A 7-year-old Dalton elementary school student has died of swine flu, marking the first Georgian to die from the illness who did not have an underlying health problem, officials said Thursday.
Candy Chen, a second-grader at City Park Elementary School, died Wednesday morning after a brief hospital stay, school and health officials said.
The girl died only days before Georgia is expected to receive its first doses of swine flu vaccine.
Jennifer Moorer, a spokeswoman for the North Georgia Health District, said the girl had entered the hospital in the middle of last week.
“She did not, as far as we know, have any underlying health condition,” Moorer said.

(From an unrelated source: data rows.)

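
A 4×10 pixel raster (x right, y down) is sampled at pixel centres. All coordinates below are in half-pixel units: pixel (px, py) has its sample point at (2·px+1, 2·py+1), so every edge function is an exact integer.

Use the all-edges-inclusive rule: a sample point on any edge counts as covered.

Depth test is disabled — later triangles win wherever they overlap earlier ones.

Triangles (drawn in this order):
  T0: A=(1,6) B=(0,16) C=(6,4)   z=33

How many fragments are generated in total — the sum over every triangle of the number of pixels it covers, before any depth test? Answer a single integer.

T0:
  2·area = 48  (B↔C swapped to make it positive)
  edge (1, 6)→(6, 4): d=(5,-2) inclusive
  edge (6, 4)→(0, 16): d=(-6,12) inclusive
  edge (0, 16)→(1, 6): d=(1,-10) inclusive
    (2,2)@(5, 5): e=[3,6,39] → █
    (3,2)@(7, 5): e=[7,-18,59] → ·
    (0,3)@(1, 7): e=[5,42,1] → █
    (1,3)@(3, 7): e=[9,18,21] → █
    (2,3)@(5, 7): e=[13,-6,41] → ·
    (0,4)@(1, 9): e=[15,30,3] → █
    (2,4)@(5, 9): e=[23,-18,43] → ·
    (0,5)@(1, 11): e=[25,18,5] → █
    (1,5)@(3, 11): e=[29,-6,25] → ·
    (0,6)@(1, 13): e=[35,6,7] → █
    (1,6)@(3, 13): e=[39,-18,27] → ·
    (0,7)@(1, 15): e=[45,-6,9] → ·
  covered (7 px):
    · · · ·
    · · · ·
    · · █ ·
    █ █ · ·
    █ █ · ·
    █ · · ·
    █ · · ·
    · · · ·
    · · · ·
    · · · ·

Answer: 7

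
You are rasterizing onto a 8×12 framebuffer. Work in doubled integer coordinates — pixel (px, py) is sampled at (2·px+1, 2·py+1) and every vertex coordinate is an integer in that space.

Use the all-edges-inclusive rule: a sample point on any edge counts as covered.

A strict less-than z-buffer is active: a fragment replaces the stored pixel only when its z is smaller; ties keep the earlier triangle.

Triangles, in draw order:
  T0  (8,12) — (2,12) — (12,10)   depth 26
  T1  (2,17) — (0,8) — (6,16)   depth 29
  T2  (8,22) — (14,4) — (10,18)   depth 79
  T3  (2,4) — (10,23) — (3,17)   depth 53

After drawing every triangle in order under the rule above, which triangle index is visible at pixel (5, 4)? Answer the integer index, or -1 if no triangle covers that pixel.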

A total of 21 people in the state have died of swine flu since the virus emerged in April, state officials said. The other 20 people who died all had underlying health conditions that placed them at higher risk, said Lisa Marie Shekell, a spokeswoman for the state Department of Community Health.
Two other children have died of swine flu in Georgia, officials said.

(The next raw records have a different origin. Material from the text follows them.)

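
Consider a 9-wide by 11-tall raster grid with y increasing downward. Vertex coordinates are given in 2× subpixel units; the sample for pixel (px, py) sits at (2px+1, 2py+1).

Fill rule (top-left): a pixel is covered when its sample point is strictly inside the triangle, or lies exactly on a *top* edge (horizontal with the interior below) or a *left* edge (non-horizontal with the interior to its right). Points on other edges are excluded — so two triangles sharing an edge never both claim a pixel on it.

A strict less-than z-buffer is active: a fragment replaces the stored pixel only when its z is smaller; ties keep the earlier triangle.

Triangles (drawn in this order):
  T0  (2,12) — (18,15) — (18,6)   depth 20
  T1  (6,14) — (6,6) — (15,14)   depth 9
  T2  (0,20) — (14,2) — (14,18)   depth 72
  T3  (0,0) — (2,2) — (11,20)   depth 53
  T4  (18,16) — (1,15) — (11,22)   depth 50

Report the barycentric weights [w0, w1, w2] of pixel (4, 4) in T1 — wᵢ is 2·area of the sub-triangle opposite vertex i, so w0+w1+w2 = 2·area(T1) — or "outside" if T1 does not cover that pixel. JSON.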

The swine flu, also known as H1N1 virus, has largely targeted children and young adults. That is a change from the regular seasonal flu that hits hardest at older people and those who are frail.
Swine flu is considered widespread in Georgia, according to federal health officials, but the great majority of people who catch it experience only moderate flu symptoms.
Moorer said the child’s death is a reminder that some healthy people can also be hit hard by the virus, if not die.
“Some people do not do as well” as most people with the virus, she said. “And this illustrates that very poignantly.”
City Park principal Rick Little said Chen was “a delightful young lady,” the teacher’s helper in class, with a love of writing and creativity.
“I always saw her with a smile on her face,” he said.